How to determine facial nerve damage

How to determine facial nerve damage

Although our face only accounts for a small area of ​​our entire body, there are actually many nerves distributed on the face that control many of our physiological functions. Once facial nerve damage occurs, it is likely to affect our normal life. Therefore, everyone must correctly and promptly judge whether there is a problem with their facial nerves, correctly determine the cause of the disease and deal with it in a targeted manner.

1. Causes

Common causes of facial nerve injury are fractures of the petrous and mastoid parts of the middle cranial fossa. About 50% of longitudinal fractures and 25% of transverse fractures in this area are accompanied by injury to the VIIth cranial nerve. Especially in longitudinal fractures parallel to the long axis of the petrous cone, the facial nerve is most likely to be involved, bruised or compressed by fracture fragments, resulting in early or delayed facial nerve paralysis.

2. Clinical manifestations

⒈ Regional paralysis symptoms

The main clinical manifestations of facial nerve injury can be divided into local symptoms in four areas: frontal, periorbital, midface and perioral. It can also manifest as paralysis of all facial muscles on the same side. Frontalis muscle paralysis can cause the inability to frown, the eyebrows are lower than the healthy side, the palpebral fissure becomes larger, and the forehead wrinkles become lighter or disappear. Paralysis of the orbicularis oculi muscle can cause the eyelids to be unable to close. When you close your eyes forcefully, the eyeballs will roll outward and upward, exposing the sclera. Paralysis of the buccinator muscle causes the corners of the mouth to droop when the mouth is closed, the cheeks to puff out and air to leak, the nasolabial groove to become shallow, the person cannot whistle, and food to remain between the cheek and gums when eating. During the recovery period of facial paralysis, associated movements or excessive movements of the affected side may occur.
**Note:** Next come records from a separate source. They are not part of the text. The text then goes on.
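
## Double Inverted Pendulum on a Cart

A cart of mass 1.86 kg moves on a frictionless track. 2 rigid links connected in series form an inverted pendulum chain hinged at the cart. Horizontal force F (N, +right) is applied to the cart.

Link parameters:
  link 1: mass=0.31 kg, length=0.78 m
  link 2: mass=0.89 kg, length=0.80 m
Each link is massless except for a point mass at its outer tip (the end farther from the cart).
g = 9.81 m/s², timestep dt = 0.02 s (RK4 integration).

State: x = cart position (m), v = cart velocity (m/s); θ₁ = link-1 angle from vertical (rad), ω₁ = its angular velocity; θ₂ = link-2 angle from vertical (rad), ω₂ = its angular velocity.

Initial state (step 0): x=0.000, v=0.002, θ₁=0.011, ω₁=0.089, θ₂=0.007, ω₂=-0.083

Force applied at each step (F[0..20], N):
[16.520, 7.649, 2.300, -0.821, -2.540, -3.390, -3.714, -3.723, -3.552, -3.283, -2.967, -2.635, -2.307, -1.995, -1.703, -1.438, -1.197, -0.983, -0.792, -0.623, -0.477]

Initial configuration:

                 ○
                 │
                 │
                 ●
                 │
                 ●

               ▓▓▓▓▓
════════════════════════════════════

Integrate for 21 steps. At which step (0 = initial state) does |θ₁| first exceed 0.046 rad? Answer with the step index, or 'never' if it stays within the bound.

Answer: never

Derivation:
apply F[0]=+16.520 → step 1: x=0.002, v=0.178, θ₁=0.011, ω₁=-0.130, θ₂=0.005, ω₂=-0.088
apply F[1]=+7.649 → step 2: x=0.006, v=0.259, θ₁=0.007, ω₁=-0.229, θ₂=0.003, ω₂=-0.092
apply F[2]=+2.300 → step 3: x=0.012, v=0.283, θ₁=0.002, ω₁=-0.257, θ₂=0.002, ω₂=-0.094
apply F[3]=-0.821 → step 4: x=0.017, v=0.275, θ₁=-0.003, ω₁=-0.247, θ₂=-0.000, ω₂=-0.093
apply F[4]=-2.540 → step 5: x=0.022, v=0.248, θ₁=-0.008, ω₁=-0.217, θ₂=-0.002, ω₂=-0.089
apply F[5]=-3.390 → step 6: x=0.027, v=0.213, θ₁=-0.011, ω₁=-0.179, θ₂=-0.004, ω₂=-0.083
apply F[6]=-3.714 → step 7: x=0.031, v=0.175, θ₁=-0.015, ω₁=-0.139, θ₂=-0.005, ω₂=-0.075
apply F[7]=-3.723 → step 8: x=0.034, v=0.137, θ₁=-0.017, ω₁=-0.102, θ₂=-0.007, ω₂=-0.065
apply F[8]=-3.552 → step 9: x=0.036, v=0.101, θ₁=-0.019, ω₁=-0.068, θ₂=-0.008, ω₂=-0.055
apply F[9]=-3.283 → step 10: x=0.038, v=0.068, θ₁=-0.020, ω₁=-0.038, θ₂=-0.009, ω₂=-0.045
apply F[10]=-2.967 → step 11: x=0.039, v=0.038, θ₁=-0.020, ω₁=-0.014, θ₂=-0.010, ω₂=-0.035
apply F[11]=-2.635 → step 12: x=0.040, v=0.013, θ₁=-0.020, ω₁=0.007, θ₂=-0.010, ω₂=-0.025
apply F[12]=-2.307 → step 13: x=0.040, v=-0.010, θ₁=-0.020, ω₁=0.023, θ₂=-0.011, ω₂=-0.016
apply F[13]=-1.995 → step 14: x=0.039, v=-0.029, θ₁=-0.020, ω₁=0.036, θ₂=-0.011, ω₂=-0.008
apply F[14]=-1.703 → step 15: x=0.039, v=-0.044, θ₁=-0.019, ω₁=0.046, θ₂=-0.011, ω₂=0.000
apply F[15]=-1.438 → step 16: x=0.038, v=-0.058, θ₁=-0.018, ω₁=0.053, θ₂=-0.011, ω₂=0.007
apply F[16]=-1.197 → step 17: x=0.036, v=-0.068, θ₁=-0.017, ω₁=0.058, θ₂=-0.011, ω₂=0.013
apply F[17]=-0.983 → step 18: x=0.035, v=-0.077, θ₁=-0.015, ω₁=0.061, θ₂=-0.011, ω₂=0.018
apply F[18]=-0.792 → step 19: x=0.033, v=-0.083, θ₁=-0.014, ω₁=0.063, θ₂=-0.010, ω₂=0.022
apply F[19]=-0.623 → step 20: x=0.031, v=-0.088, θ₁=-0.013, ω₁=0.063, θ₂=-0.010, ω₂=0.025
apply F[20]=-0.477 → step 21: x=0.030, v=-0.092, θ₁=-0.012, ω₁=0.063, θ₂=-0.009, ω₂=0.028
max |θ₁| = 0.020 ≤ 0.046 over all 22 states.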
⒉ Classification of facial paralysis

According to the degree of facial nerve damage, it can be divided into complete facial paralysis and incomplete facial paralysis; according to the recoverability after injury, it can be divided into temporary facial paralysis and permanent facial paralysis; according to the course of the disease, it can be divided into early facial paralysis and late facial paralysis. The clinical manifestations of different types of facial paralysis vary in location and degree.

⒊ Characteristics of facial nerve injury at different times

(1) Early facial paralysis after injury indicates contusion or laceration of the facial nerve, which is usually complete facial paralysis.

(2) Delayed facial paralysis occurs 5 to 7 days after injury and is often caused by compression of the facial nerve or surrounding edema. The prognosis is relatively good.

4. Characteristics of facial nerve injury in different parts

(1) Extracranial injuries mainly present with ipsilateral facial muscle paralysis and loss of corneal reflex.

(2) Patients with tympanic nerve involvement above the stylomastoid foramen may experience taste disturbance in the anterior 2/3 of the tongue and decreased saliva secretion on the affected side.

(3) Damage to the higher vertical segment of the facial nerve canal and the onset of hyperacusis.

(4) Previous damage to the geniculate ganglion may result in reduced or stopped tear secretion and dry conjunctiva on the same side.

(5) Damage to the internal auditory canal or the cerebellopontine angle can cause symptoms such as deafness and vertigo.

(6) Injury to the internal segment of the brainstem is often accompanied by abducens nerve palsy and contralateral limb hemiplegia, which is called Millard-Gubler syndrome.

5. Others

Facial nerve injury may also be accompanied by external auditory canal bleeding and cerebrospinal fluid otorrhea.